In this benchmark, we compare the performance of text summarization between EvaDB and MindsDB on CNN-DailyMail News.

1. Prepare dataset#

cd benchmark/text_summarization
bash download_dataset.sh

2. Using EvaDB to summarize the CNN DailyMail News#

Note

Install ray in your EvaDB virtual environment: pip install evadb[ray]

cd benchmark/text_summarization
python text_summarization_with_evadb.py

3. Using MindsDB to summarize the CNN DailyMail News#

Prepare sqlite database for MindsDB#

sqlite3 cnn_news_test.db
> .mode csv
> .import cnn_news_test.csv cnn_news_test
> .exit

Install MindsDB#

Follow the Setup for Source Code via pip to install mindsdb.

Note

At the time of this documentation, we need to manully pip install evaluate for huggingface model to work in MindsDB.
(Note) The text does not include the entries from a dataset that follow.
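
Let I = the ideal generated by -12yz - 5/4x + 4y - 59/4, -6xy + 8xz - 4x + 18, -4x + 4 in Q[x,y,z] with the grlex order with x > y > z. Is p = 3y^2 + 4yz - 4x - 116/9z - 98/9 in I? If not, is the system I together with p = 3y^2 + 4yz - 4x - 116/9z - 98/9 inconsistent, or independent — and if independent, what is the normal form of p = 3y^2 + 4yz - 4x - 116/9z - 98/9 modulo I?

First compute the reduced Gröbner basis of I by Buchberger's algorithm.
f_1 = -12yz - 5/4x + 4y - 59/4, LT = yz.
f_2 = -6xy + 8xz - 4x + 18, LT = xy.
f_3 = -4x + 4, LT = x.

S(f_1,f_2): lcm = xyz. S = 4/3xz^2 + 5/48x^2 - 1/3xy - 2/3xz + 59/48x + 3z.
  leading term xz^2: subtract (-1/3z^2)·f_3 from 4/3xz^2 + 5/48x^2 - 1/3xy - 2/3xz + 59/48x + 3z → 5/48x^2 - 1/3xy - 2/3xz + 4/3z^2 + 59/48x + 3z
  leading term x^2: subtract (-5/192x)·f_3 from 5/48x^2 - 1/3xy - 2/3xz + 4/3z^2 + 59/48x + 3z → -1/3xy - 2/3xz + 4/3z^2 + 4/3x + 3z
  leading term xy: subtract (1/18)·f_2 from -1/3xy - 2/3xz + 4/3z^2 + 4/3x + 3z → -10/9xz + 4/3z^2 + 14/9x + 3z - 1
  leading term xz: subtract (5/18z)·f_3 from -10/9xz + 4/3z^2 + 14/9x + 3z - 1 → 4/3z^2 + 14/9x + 17/9z - 1
  leading term z^2: no divisor's leading term divides it; move 4/3z^2 to the remainder.
  leading term x: subtract (-7/18)·f_3 from 14/9x + 17/9z - 1 → 17/9z + 5/9
  leading term z: no divisor's leading term divides it; move 17/9z to the remainder.
  leading term 1: no divisor's leading term divides it; move 5/9 to the remainder.
  remainder 4/3z^2 + 17/9z + 5/9 ≠ 0; add h_4 = 4/3z^2 + 17/9z + 5/9 to the basis.

S(f_2,f_3): lcm = xy. S = -4/3xz + 2/3x + y - 3.
  leading term xz: subtract (1/3z)·f_3 from -4/3xz + 2/3x + y - 3 → 2/3x + y - 4/3z - 3
  leading term x: subtract (-1/6)·f_3 from 2/3x + y - 4/3z - 3 → y - 4/3z - 7/3
  leading term y: no divisor's leading term divides it; move y to the remainder.
  leading term z: no divisor's leading term divides it; move -4/3z to the remainder.
  leading term 1: no divisor's leading term divides it; move -7/3 to the remainder.
  remainder y - 4/3z - 7/3 ≠ 0; add h_5 = y - 4/3z - 7/3 to the basis.

The other S-polynomials (S(f_1,f_3), S(f_1,h_4), S(f_2,h_4), S(f_3,h_4), S(f_1,h_5), S(f_2,h_5), S(f_3,h_5), S(h_4,h_5)) all reduce to 0 modulo the current basis, so we have a Gröbner basis.
Inter-reduce: drop elements whose leading term is divisible by another's, tail-reduce, and make monic.
Reduced Gröbner basis: {z^2 + 17/12z + 5/12, x - 1, y - 4/3z - 7/3}.
Label its elements g_1 = z^2 + 17/12z + 5/12, g_2 = x - 1, g_3 = y - 4/3z - 7/3.

Reduce p = 3y^2 + 4yz - 4x - 116/9z - 98/9 modulo G:
  leading term y^2: subtract (3y)·g_3 from 3y^2 + 4yz - 4x - 116/9z - 98/9 → 8yz - 4x + 7y - 116/9z - 98/9
  leading term yz: subtract (8z)·g_3 from 8yz - 4x + 7y - 116/9z - 98/9 → 32/3z^2 - 4x + 7y + 52/9z - 98/9
  leading term z^2: subtract (32/3)·g_1 from 32/3z^2 - 4x + 7y + 52/9z - 98/9 → -4x + 7y - 28/3z - 46/3
  leading term x: subtract (-4)·g_2 from -4x + 7y - 28/3z - 46/3 → 7y - 28/3z - 58/3
  leading term y: subtract (7)·g_3 from 7y - 28/3z - 58/3 → -3
  leading term 1: no divisor's leading term divides it; move -3 to the remainder.
  normal form = -3.
The normal form is nonzero, so p ∉ I. Since p minus its normal form lies in I, I + (p) = I + (r) where r = -3; decide whether this ideal is the whole ring.
Here r = -3 is a nonzero constant, hence a unit: 1 ∈ I + (p), the Gröbner basis of I + (p) is {1}, and the enlarged system has no common solution — adjoining p is inconsistent.

Adjoining 3y^2 + 4yz - 4x - 116/9z - 98/9 makes the ideal the whole ring: the system is inconsistent.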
After the installation, we use mysql cli to connect to MindsDB. Replace the port number as needed.

mysql -h 127.0.0.1 --port 47335 -u mindsdb -p

Run Experiment#

Connect the sqlite database we created before.

CREATE DATABASE sqlite_datasource
WITH ENGINE = 'sqlite',
PARAMETERS = {
  "db_file": "cnn_news_test.db"
};

Create text summarization model and wait for its readiness.

CREATE MODEL mindsdb.hf_bart_sum_20
PREDICT PRED
USING
engine = 'huggingface',
task = 'summarization',
model_name = 'sshleifer/distilbart-cnn-12-6',
input_column = 'article',
min_output_length = 5,
max_output_length = 100;

DESCRIBE mindsdb.hf_bart_sum_20;

Use the model to summarize the CNN DailyMail news.

CREATE OR REPLACE TABLE sqlite_datasource.cnn_news_summary (
  SELECT PRED
  FROM mindsdb.hf_bart_sum_20
  JOIN sqlite_datasource.cnn_news_test
);

4. Experiment results#

Below are nubmers from a server with 56 Intel(R) Xeon(R) CPU E5-2690 v4 @ 2.60GHz and two Quadro P6000 GPU.

Text summarization with sshleifer/distilbart-cnn-12-6 on CNN-DailyMail News#

MindsDB

EvaDB (off-the-shelf)

EvaDB (full GPU utilization)

Time

4 hours 45 mins 47.56 secs

1 hour 9 mins 39.8 secs

42 mins 50.22 secs